Und ergänzt: "Stephan Holthoff-Pförtner sollte sich aber nicht mehr treiben lassen, sondern das Zepter jetzt selbst in die Hand nehmen, sich vom Laster Medienressort befreien und stattdessen ganz auf die Ressorts Internationales, Europa und Bund konzentrieren. In Berlin, Brüssel und Washington wird er dank seiner vielen, vielen Kontakte dem Land NRW, der siebzehntgrößten Volkswirtschaft der Welt, tatsächlich massiv helfen können."

Ab sofort wird Ministerpräsident Armin Laschet das Medienressort persönlich übernehmen: "Die damit verbundenen Aufgaben, insbesondere die Vorbereitung und Begleitung von Rundfunkstaatsverträgen, werden wie in vielen anderen Bundesländern durch den Chef der Staatskanzlei wahrgenommen", heißt es in der offiziellen Mitteilung. Der heißt Nathanael Liminski und ist Sohn des Journalisten Jürgen Liminski.

Endlich kann Holthoff-Pförtner das machen, wofür er angetreten ist: Politik zum Wohl der Menschen in Nordrhein-Westfalen.
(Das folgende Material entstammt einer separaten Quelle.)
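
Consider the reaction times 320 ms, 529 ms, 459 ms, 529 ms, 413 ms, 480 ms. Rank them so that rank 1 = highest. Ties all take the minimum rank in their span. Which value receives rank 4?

Sorted (descending): 529, 529, 480, 459, 413, 320
The 2 values of 529 occupy positions 1–2 → each gets rank 1.
Rank 4 → value 459.

459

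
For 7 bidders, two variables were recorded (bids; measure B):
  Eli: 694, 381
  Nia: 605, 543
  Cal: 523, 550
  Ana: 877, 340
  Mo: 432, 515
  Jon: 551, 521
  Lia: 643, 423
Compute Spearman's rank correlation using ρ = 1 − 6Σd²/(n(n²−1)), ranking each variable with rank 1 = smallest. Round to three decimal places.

Ranks of variable 1: 6, 4, 2, 7, 1, 3, 5
Ranks of variable 2: 2, 6, 7, 1, 4, 5, 3
d = r₁ − r₂: 4, -2, -5, 6, -3, -2, 2
d²: 16, 4, 25, 36, 9, 4, 4; Σd² = 98
ρ = 1 − 6·98/(7·48) = 1 − 588/336 = -0.750

-0.750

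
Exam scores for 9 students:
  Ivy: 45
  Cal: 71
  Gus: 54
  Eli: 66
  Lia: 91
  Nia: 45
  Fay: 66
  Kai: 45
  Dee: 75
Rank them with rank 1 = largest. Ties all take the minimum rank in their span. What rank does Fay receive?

4

Sorted (descending): 91, 75, 71, 66, 66, 54, 45, 45, 45
The 2 values of 66 occupy positions 4–5 → each gets rank 4.
The 3 values of 45 occupy positions 7–9 → each gets rank 7.
Fay has value 66 → rank 4.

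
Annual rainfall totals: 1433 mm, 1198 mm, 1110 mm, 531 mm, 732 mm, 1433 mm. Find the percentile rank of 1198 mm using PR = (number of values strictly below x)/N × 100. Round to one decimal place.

N = 6.
Strictly below 1198: 3. Equal to 1198: 1.
PR = 3/6 × 100 = 50.0

50.0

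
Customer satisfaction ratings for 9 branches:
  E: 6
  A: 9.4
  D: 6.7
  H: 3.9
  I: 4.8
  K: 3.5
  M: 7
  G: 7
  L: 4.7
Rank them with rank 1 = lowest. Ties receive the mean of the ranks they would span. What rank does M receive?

Sorted (ascending): 3.5, 3.9, 4.7, 4.8, 6, 6.7, 7, 7, 9.4
The 2 values of 7 occupy positions 7–8 → average rank (7+8)/2 = 7.5.
M has value 7 → rank 7.5.

7.5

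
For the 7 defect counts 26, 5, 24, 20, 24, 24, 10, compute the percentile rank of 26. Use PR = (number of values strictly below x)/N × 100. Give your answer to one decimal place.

N = 7.
Strictly below 26: 6. Equal to 26: 1.
PR = 6/7 × 100 = 85.7

85.7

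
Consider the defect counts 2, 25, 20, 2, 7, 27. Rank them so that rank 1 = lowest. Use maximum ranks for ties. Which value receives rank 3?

Sorted (ascending): 2, 2, 7, 20, 25, 27
The 2 values of 2 occupy positions 1–2 → each gets rank 2.
Rank 3 → value 7.

7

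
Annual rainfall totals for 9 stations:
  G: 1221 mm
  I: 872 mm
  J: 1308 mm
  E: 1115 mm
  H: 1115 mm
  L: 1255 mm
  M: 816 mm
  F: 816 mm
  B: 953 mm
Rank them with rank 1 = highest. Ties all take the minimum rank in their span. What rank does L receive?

Sorted (descending): 1308, 1255, 1221, 1115, 1115, 953, 872, 816, 816
The 2 values of 1115 occupy positions 4–5 → each gets rank 4.
The 2 values of 816 occupy positions 8–9 → each gets rank 8.
L has value 1255 mm → rank 2.

2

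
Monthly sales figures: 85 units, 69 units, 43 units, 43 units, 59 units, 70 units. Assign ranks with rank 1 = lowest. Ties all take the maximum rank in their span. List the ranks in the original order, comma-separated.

6, 4, 2, 2, 3, 5

Sorted (ascending): 43, 43, 59, 69, 70, 85
The 2 values of 43 occupy positions 1–2 → each gets rank 2.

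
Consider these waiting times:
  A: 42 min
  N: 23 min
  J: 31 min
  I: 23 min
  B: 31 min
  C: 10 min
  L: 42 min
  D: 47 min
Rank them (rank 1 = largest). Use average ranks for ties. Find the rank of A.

Sorted (descending): 47, 42, 42, 31, 31, 23, 23, 10
The 2 values of 42 occupy positions 2–3 → average rank (2+3)/2 = 2.5.
The 2 values of 31 occupy positions 4–5 → average rank (4+5)/2 = 4.5.
The 2 values of 23 occupy positions 6–7 → average rank (6+7)/2 = 6.5.
A has value 42 min → rank 2.5.

2.5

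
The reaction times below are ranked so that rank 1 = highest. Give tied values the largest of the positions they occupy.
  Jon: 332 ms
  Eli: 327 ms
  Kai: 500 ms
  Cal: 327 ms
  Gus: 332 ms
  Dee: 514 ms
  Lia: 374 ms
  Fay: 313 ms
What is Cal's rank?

7

Sorted (descending): 514, 500, 374, 332, 332, 327, 327, 313
The 2 values of 332 occupy positions 4–5 → each gets rank 5.
The 2 values of 327 occupy positions 6–7 → each gets rank 7.
Cal has value 327 ms → rank 7.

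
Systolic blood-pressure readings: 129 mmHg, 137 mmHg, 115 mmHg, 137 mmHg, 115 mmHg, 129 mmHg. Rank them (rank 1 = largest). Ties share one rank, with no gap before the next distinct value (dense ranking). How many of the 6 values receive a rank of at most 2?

4

Sorted (descending): 137, 137, 129, 129, 115, 115
The 2 values of 137 share dense rank 1.
The 2 values of 129 share dense rank 2.
The 2 values of 115 share dense rank 3.
Ranks ≤ 2: {1, 1, 2, 2} → 4 values.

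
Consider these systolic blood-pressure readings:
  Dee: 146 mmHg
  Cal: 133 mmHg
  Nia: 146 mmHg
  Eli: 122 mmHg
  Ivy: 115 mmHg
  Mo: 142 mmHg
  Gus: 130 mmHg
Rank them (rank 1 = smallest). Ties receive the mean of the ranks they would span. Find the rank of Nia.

Sorted (ascending): 115, 122, 130, 133, 142, 146, 146
The 2 values of 146 occupy positions 6–7 → average rank (6+7)/2 = 6.5.
Nia has value 146 mmHg → rank 6.5.

6.5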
Ein Befreiungsschlag.

Kritik an Armin Laschet kommt von SPD-NRW-Chef Michael Groschek: "Der Rückzug von Herrn Holthoff-Pförtner kommt spät. Viel zu lange hat der überforderte Ministerpräsident seine persönliche Personalentscheidung verteidigt. Dass es erst den massiven Druck der Öffentlichkeit und der Wissenschaft braucht, damit Armin Laschet zur Einsicht kommt, macht sprachlos. Denn die möglichen Interessenskonflikte von Herrn Holthoff-Pförtner lagen doch schon vorher auf der Hand. Damit ist der Stolperstart von Armin Laschet und seiner Landesregierung perfekt. Die selbst ernannte NRW-Koalition ist schon nach kurzer Zeit nur noch eine Oh-Weh-Koalition."

Gesprächsbedarf gibt es allerdings noch im Umgang des Regierungssprechers in Düsseldorf mit der Presse. Noch Mitte der Woche sagte er Journalisten, die zu dem Thema recherchierten, dass es keine Veränderungen im Kabinett Laschet geben werde, schreibt die "RP".

Es ist nie gut, wenn Pressesprecher etwas mit Inbrunst intonieren, und am Ende kommt es doch anders.